The median market capitalization of the companies listed in the Russell 2000 is about $3.3 billion. Although this index is weighted, the largest stock only constitutes about 0.6% of the total fund, distinguishing it sharply from the larger-cap S&P 500 which is heavily influenced by few mega-stocks. Major holdings in the fund include Sprouts Farmers Market, Insmed, and Vaxcyte. If you're not familiar with these companies, that’s part of the advantage of investing in a diverse small-cap ETF – it provides exposure to many smaller firms without requiring individual stock research.

Like other Vanguard index funds, this ETF comes with a competitive price tag, featuring a low expense ratio of just 0.07%. This means if you invest $10,000, your annual cost is merely $7—an insignificant fee compared to potential returns.

Valuation Gap in the Market

A year ago, the Vanguard Russell 2000 ETF was already a bargain, and it has only become cheaper since then. At the start of 2024, small-cap stocks were valued at their lowest compared to large caps since the late 1990s. The recent surge in mega-cap technology stocks, fueled by the hype around artificial intelligence (AI), has widened this valuation gap further, with the Russell 2000 lagging behind even as the S&P 500 faced corrections.

This trend has led to an increasingly pronounced difference in valuations between small-cap and large-cap stocks. Key metrics paint a clear picture:

Metric

S&P 500 Median

Russell 2000 Median

P/E ratio

27.5

17.8

P/B ratio

5.0

2.0

Earnings growth rate

18.9%

14.3%

This data reflects the situation as of January 31, 2025, and the disparities have grown even larger since then amid the recent market correction. While S&P 500 companies display faster earnings growth, the difference is not significant enough to warrant such a wide gap in valuations.

It is worth mentioning that the gap is not expected to completely close. The S&P 500 consists largely of high-growth technology stocks, justifying a degree of premium. However, the current valuation gulf between the two indices is at its widest in years, suggesting that small caps could rebound strongly.

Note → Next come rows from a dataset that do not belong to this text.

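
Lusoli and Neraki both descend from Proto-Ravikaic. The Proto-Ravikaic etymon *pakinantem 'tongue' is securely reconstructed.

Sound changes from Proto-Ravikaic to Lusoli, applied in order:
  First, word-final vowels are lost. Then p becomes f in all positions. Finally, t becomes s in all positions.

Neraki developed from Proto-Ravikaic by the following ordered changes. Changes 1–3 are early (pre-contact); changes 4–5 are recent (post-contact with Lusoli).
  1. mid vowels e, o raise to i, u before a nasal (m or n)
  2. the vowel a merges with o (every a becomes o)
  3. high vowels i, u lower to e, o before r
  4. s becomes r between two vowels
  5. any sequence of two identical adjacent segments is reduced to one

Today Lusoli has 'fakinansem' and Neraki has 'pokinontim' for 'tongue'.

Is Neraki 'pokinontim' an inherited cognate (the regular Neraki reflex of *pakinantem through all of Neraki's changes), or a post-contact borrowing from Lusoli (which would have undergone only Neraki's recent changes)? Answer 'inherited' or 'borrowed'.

inherited

If inherited, *pakinantem would pass through all of Neraki's changes:
Neraki: *pakinantem
  pakinantem → pakinantim   [pre-nasal raising]
  pakinantim → pokinontim   [vowel merger]
  pokinontim (rule 3 does not apply)
  pokinontim (rule 4 does not apply)
  pokinontim (rule 5 does not apply)
  giving Neraki pokinontim.
If borrowed from Lusoli 'fakinansem' after the early changes, it would undergo only the recent ones:
  rule 4 (rhotacism): no change (fakinansem)
  rule 5 (degemination): no change (fakinansem)
  ⇒ as a loan: fakinansem
Neraki 'pokinontim' matches the inherited outcome exactly, so it is an inherited cognate, not a loan.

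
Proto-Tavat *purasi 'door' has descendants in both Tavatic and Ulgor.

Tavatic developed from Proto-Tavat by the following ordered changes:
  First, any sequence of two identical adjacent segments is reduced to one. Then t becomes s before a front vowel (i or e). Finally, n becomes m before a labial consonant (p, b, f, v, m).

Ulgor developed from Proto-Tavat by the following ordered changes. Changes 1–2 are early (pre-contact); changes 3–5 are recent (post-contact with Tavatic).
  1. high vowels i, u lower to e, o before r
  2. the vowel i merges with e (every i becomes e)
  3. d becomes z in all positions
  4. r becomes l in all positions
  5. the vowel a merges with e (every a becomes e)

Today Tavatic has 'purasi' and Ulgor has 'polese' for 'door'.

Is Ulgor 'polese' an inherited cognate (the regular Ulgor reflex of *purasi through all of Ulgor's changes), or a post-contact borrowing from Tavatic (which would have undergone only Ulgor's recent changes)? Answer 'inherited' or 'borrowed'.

If inherited, *purasi would pass through all of Ulgor's changes:
Ulgor: *purasi > porasi > porase > polase > polese  (by pre-rhotic lowering, vowel merger, unconditioned shift, vowel merger)
If borrowed from Tavatic 'purasi' after the early changes, it would undergo only the recent ones:
  rule 3 (unconditioned shift): no change (purasi)
  rule 4 (unconditioned shift): purasi → pulasi
  rule 5 (vowel merger): pulasi → pulesi
  ⇒ as a loan: pulesi
Ulgor 'polese' matches the inherited outcome exactly, so it is an inherited cognate, not a loan.

inherited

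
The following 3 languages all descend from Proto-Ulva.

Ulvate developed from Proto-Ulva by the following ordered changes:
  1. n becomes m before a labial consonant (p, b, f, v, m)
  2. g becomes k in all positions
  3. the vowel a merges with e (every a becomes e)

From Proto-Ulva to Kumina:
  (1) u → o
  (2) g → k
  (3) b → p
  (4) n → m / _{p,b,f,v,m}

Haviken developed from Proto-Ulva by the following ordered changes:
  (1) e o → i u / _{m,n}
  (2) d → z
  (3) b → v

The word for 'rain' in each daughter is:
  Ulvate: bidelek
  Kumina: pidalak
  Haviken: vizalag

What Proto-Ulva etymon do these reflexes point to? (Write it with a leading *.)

*bidalag

Position 7: Ulvate has k, Kumina has k, Haviken has g. Haviken preserves g here (none of its changes turn any other segment into g), so the proto-segment is *g.
Position 3: Ulvate has d, Kumina has d, Haviken has z. Ulvate preserves d here (none of its changes turn any other segment into d), so the proto-segment is *d.
Continuing position by position gives *bidalag; check it forward:
Ulvate: *bidalag
  bidalag (rule 1 does not apply)
  bidalag → bidalak   [unconditioned shift]
  bidalak → bidelek   [vowel merger]
  giving Ulvate bidelek.
Kumina: *bidalag
  bidalag (rule 1 does not apply)
  bidalag → bidalak   [unconditioned shift]
  bidalak → pidalak   [unconditioned shift]
  pidalak (rule 4 does not apply)
  giving Kumina pidalak.
Haviken: *bidalag
  bidalag (rule 1 does not apply)
  bidalag → bizalag   [unconditioned shift]
  bizalag → vizalag   [unconditioned shift]
  giving Haviken vizalag.
No other proto-form is consistent with every reflex, so the reconstruction is *bidalag.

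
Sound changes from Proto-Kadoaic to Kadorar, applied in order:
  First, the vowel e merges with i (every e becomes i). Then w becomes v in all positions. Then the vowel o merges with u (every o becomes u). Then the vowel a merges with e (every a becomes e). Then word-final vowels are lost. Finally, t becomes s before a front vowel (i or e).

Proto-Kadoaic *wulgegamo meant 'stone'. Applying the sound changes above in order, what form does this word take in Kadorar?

vulgigem

Kadorar: start from *wulgegamo.
  rule 1 (vowel merger): wulgegamo → wulgigamo
  rule 2 (unconditioned shift): wulgigamo → vulgigamo
  rule 3 (vowel merger): vulgigamo → vulgigamu
  rule 4 (vowel merger): vulgigamu → vulgigemu
  rule 5 (apocope): vulgigemu → vulgigem
  rule 6: no change — vulgigem
  ⇒ Kadorar vulgigem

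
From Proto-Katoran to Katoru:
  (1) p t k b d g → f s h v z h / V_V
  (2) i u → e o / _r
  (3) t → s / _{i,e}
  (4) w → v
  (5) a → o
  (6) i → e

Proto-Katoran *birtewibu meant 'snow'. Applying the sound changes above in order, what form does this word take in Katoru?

bersevevu

Katoru: *birtewibu > birtewivu > bertewivu > bersewivu > bersevivu > bersevevu  (by intervocalic lenition, pre-rhotic lowering, palatalisation, unconditioned shift, vowel merger)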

Opportunity Ahead for Small-Cap Stocks

Although small-cap stocks have been disproportionately affected by concerns regarding recession, trade uncertainties, and lackluster economic indicators, the landscape could change dramatically as these factors improve.

Additionally, expectations for interest rate cuts by the Federal Reserve have risen significantly recently, with projections now suggesting three or four quarter-point cuts this year, compared to initial expectations of just one cut.

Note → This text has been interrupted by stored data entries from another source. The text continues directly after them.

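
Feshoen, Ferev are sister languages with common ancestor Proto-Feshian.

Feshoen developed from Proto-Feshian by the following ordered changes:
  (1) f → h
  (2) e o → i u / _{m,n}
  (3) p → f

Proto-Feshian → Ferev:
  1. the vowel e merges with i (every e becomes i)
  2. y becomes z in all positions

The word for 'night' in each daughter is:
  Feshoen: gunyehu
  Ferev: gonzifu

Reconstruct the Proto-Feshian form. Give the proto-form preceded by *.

Position 2: Feshoen has u, Ferev has o. Ferev preserves o here (none of its changes turn any other segment into o), so the proto-segment is *o.
Position 5: Feshoen has e, Ferev has i. Feshoen preserves e here (none of its changes turn any other segment into e), so the proto-segment is *e.
This points to *gonyefu. Verify forward in each daughter:
Feshoen: start from *gonyefu.
  rule 1 (unconditioned shift): gonyefu → gonyehu
  rule 2 (pre-nasal raising): gonyehu → gunyehu
  rule 3: no change — gunyehu
  ⇒ Feshoen gunyehu
Ferev: *gonyefu > gonyifu > gonzifu  (by vowel merger, unconditioned shift)
No other proto-form is consistent with every reflex, so the reconstruction is *gonyefu.

*gonyefu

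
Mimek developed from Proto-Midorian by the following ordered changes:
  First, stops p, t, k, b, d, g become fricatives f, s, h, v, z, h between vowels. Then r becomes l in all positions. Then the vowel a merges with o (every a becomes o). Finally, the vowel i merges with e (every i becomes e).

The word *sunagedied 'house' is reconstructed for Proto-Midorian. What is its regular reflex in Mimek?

sunohezeed

Mimek: start from *sunagedied.
  rule 1 (intervocalic lenition): sunagedied → sunahezied
  rule 2: no change — sunahezied
  rule 3 (vowel merger): sunahezied → sunohezied
  rule 4 (vowel merger): sunohezied → sunohezeed
  ⇒ Mimek sunohezeed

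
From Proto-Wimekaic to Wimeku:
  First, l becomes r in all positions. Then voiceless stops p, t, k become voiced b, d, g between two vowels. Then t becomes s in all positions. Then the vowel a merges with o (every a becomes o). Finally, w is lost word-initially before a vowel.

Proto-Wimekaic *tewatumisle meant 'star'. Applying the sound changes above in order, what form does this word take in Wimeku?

sewodumisre

Wimeku: start from *tewatumisle.
  rule 1 (unconditioned shift): tewatumisle → tewatumisre
  rule 2 (intervocalic voicing): tewatumisre → tewadumisre
  rule 3 (unconditioned shift): tewadumisre → sewadumisre
  rule 4 (vowel merger): sewadumisre → sewodumisre
  rule 5: no change — sewodumisre
  ⇒ Wimeku sewodumisre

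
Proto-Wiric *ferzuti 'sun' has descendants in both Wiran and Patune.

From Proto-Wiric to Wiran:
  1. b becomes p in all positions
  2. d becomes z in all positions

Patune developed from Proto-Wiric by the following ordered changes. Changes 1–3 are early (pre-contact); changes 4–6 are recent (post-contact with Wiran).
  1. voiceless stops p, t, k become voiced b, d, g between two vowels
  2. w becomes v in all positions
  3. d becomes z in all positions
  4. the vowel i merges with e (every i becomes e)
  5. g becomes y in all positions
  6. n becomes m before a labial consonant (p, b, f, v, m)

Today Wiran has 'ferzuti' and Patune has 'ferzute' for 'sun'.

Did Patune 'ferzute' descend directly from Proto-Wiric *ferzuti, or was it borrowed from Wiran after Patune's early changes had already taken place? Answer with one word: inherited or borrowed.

If inherited, *ferzuti would pass through all of Patune's changes:
Patune: *ferzuti > ferzudi > ferzuzi > ferzuze  (by intervocalic voicing, unconditioned shift, vowel merger)
If borrowed from Wiran 'ferzuti' after the early changes, it would undergo only the recent ones:
  rule 4 (vowel merger): ferzuti → ferzute
  rule 5 (unconditioned shift): no change (ferzute)
  rule 6 (nasal place assimilation): no change (ferzute)
  ⇒ as a loan: ferzute
Patune 'ferzute' matches the loan outcome 'ferzute', not the inherited 'ferzuze' — it skipped the early Patune changes, so it was borrowed from Wiran.

borrowed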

Lower interest rates could prove beneficial for small-cap stocks, which typically rely more on borrowing. As rates decrease, funds might shift from safer investments like Treasury securities into the stock market, potentially benefiting riskier stocks like small caps.

Moreover, factors like tax cuts and regulatory reforms being discussed could present significant advantages for smaller companies once the trade uncertainties resolve.

While it remains uncertain whether the current market turbulence will resolve soon, from a long-term standpoint, the Russell 2000 ETF is presenting a compelling opportunity. Long-term investors who choose to seize this moment may find themselves well-rewarded.